Wajib atas setiap mukallaf untuk mengetahui hal – hal yang wajib, jaiz (boleh), dan mustahil pada diri para nabi dan rasul ‘alaihimussalam sebagaimana telah dijelaskan pada pembahasan sebelum – sebelumnya. Adapun sifat – sifat yang wajib bagi para nabi dan rasul itu adalah:
1.Amanah (الأَمَانَةُ). Yakni penjagaan, dengan makna bahwasanya Allah ta’ala menjaga zhahir dan batin mereka pada saat mereka masih kecil maupun dewasa, sebelum kenabian maupun setelah kenabian, dari setiap perbuatan yang terlarang meskipun perbuatan yang makruh. Maka mereka tidaklah melakukan perbuatan yang haram, makruh, dan menyalahi keutamaan (khilaf al-aula). Mereka dapat dipercaya atas syariat Allah ta’ala. Dalil atas hal ini adalah bahwasanya Allah ta’ala memerintahkan setiap umat untuk mengikuti rasul mereka yang diutus kepada mereka dalam perkataan mereka, perbuatan mereka, dan keadaan – keadaan mereka (sungguh Muhammad shallallahu ‘alaihi wasallam diutus kepada manusia seluruhnya sebagaimana akan dijelaskan nanti). Apabila seorang rasul melakukan suatu perbuatan yang terlarang dalam syariatnya, maka perbuatan tersebut akan menjadi perbuatan yang diperintahkan bagi umatnya (karena mereka diperintahkan mengikuti rasul) dan pada saat yang sama perbuatan itu terlarang (karena mengikuti nash syariat). Ini adalah mustahil. Bagaimana bisa Allah memerintahkan sesuatu dan melarangnya dalam waktu yang sama. Allah tidaklah membebani hambanya dengan sesuatu yang mustahil. Allah ta’ala berfirman:
إِنَّ ٱللَّهَ لَا یَأۡمُرُ بِٱلۡفَحۡشَاۤءِ
“Sesungguhnya Allah tidak pernah menyuruh berbuat keji.” QS. Al-A’raf: 28.
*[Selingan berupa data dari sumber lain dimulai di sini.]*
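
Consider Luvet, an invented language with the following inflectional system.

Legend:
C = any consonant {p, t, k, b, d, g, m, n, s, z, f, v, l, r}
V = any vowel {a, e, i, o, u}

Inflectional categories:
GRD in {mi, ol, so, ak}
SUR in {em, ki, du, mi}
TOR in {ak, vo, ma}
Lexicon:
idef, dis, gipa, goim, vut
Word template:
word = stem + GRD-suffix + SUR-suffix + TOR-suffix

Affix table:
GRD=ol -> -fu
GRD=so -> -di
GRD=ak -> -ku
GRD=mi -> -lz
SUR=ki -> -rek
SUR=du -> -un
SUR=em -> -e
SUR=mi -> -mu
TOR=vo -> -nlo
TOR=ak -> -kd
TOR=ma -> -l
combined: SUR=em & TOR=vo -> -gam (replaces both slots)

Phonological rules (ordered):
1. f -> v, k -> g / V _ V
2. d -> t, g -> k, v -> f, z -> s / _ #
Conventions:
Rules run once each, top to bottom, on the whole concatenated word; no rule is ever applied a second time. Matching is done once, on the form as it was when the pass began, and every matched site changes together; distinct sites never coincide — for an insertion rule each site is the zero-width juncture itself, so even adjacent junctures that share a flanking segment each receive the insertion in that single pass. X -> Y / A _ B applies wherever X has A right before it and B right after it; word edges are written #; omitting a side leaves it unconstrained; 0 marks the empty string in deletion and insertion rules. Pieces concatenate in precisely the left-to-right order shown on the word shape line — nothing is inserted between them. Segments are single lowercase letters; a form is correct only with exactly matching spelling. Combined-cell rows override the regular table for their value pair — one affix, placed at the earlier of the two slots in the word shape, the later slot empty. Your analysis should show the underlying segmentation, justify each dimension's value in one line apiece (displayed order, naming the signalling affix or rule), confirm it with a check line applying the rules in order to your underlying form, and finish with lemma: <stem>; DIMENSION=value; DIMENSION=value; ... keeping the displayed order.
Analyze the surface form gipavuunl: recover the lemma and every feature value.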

Apa saja yang terdapat di dalam al-Qur’an dan Sunnah yang seolah memberikan pemahaman ada sebagian nabi yang terjatuh dalam kemaksiatan maka hal itu ditakwilkan. Para ulama’ tafsir telah menyebutkan penakwilannya. Al-Qadhi ‘Iyadh rahimahulah telah menjelaskannya di dalam kitabnya “As-Syifa”, semoga Allah memberikan kebaikan kepada mereka semuanya. Maka rujuklah kepada kitab – kitab tersebut bila terdapat hal – hal yang samar.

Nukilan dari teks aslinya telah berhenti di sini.